Customers also expect people who are serving them to take personal responsibility.
For instance, when people dine in a restaurant that is very busy, their dinner might be very late. Many people will react negatively to this situation if they have been sitting at their table for 20 minutes or more and the server has not come by with the food. But while the server may have no control over how slow or busy the restaurant’s kitchen is, the server does have control over how this problem is explained to the customer. So if the server ignores the table while they wait for their dinners, the customers are more likely to be angry than if the server repeatedly goes to the table and explains how the kitchen is behind but the restaurant is doing everything possible to bring them their dinners.
"Frequently things will happen, and the front line staff may think they don’t have the power to change it," Carney says, adding that the truth is everyone can make a difference.
Employees frequently complain, "We can’t do this because . . ." when it is they who are at fault, Carney says. "There’s always going to be an excuse, but really in almost every situation there’s some way from a personal point of view that they can find a way to make it better or to let go of it."
If the situation is truly so difficult that an employee cannot find any way to cope, then the person should decide whether to continue to work in that environment.
Make lemonade from service lemons
Carney demonstrates how there usually are many different ways to handle bad situations by asking employees to brainstorm for solutions to a case study problem.

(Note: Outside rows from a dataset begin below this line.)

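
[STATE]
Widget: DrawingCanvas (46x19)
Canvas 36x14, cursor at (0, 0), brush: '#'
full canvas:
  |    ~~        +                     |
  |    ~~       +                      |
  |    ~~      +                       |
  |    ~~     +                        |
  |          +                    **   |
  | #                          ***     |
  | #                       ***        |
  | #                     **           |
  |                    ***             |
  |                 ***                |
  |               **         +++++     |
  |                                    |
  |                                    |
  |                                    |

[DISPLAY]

+   ~~        +                               
    ~~       +                                
    ~~      +                                 
    ~~     +                                  
          +                    **             
 #                          ***               
 #                       ***                  
 #                     **                     
                    ***                       
                 ***                          
               **         +++++               
                                              
                                              
                                              
                                              
                                              
                                              
                                              
                                              


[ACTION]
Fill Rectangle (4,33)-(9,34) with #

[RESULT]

+   ~~        +                               
    ~~       +                                
    ~~      +                                 
    ~~     +                                  
          +                    **##           
 #                          ***  ##           
 #                       ***     ##           
 #                     **        ##           
                    ***          ##           
                 ***             ##           
               **         +++++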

She uses an example of another health care setting, such as a physician’s office:
Suppose a mother and daughter have an appointment with an orthopedic surgeon in his office, and they arrive 10 minutes early. They wait 45 minutes to be called. Then the employee who leads them into the examining room does not make eye contact and speaks rather coldly when they begin to turn down the wrong hall. They wait another 45 minutes in the examining room.
Finally the physician arrives and is very friendly. Their visit with him is positive, and when they leave, the people checking them out are friendly. Still, the mother and daughter did not have an overall positive experience with that physician’s service.
What could the employees in that physician’s office do to make the situation more positive?
Carney says people might come up with a variety of suggestions, including these:
• They could inform the physician when he’s behind schedule.
• They could apologize to the people who are waiting a long time.
• They could be friendlier when taking patients to examining rooms.
Similarly, managers need to listen to employees suggestions about changes that may benefit the home care agency. If they have already tried some of these suggestions, they should tell employees that they have tried that approach and, "Here’s what happened."
Also, if a rabble rouser confronts management about problems, managers should ask the person what he or she would suggest they do to change the situation. "If they can’t come up with a solution, then they may realize that you can’t come up with one either," Carney says.
Lastly, managers should let staff know that the agency has certain priorities that must be met. For example, if the staff complain about the green color of the office bathroom, then perhaps the managers should explain that while no one likes the bathroom’s color, the company cannot make a new paint job its top priority right now.
Carney says managers should talk to staff as one human being to another, saying, "If you can come up with a way we can do it simply maybe we can address it sooner, but we need to focus our attention here."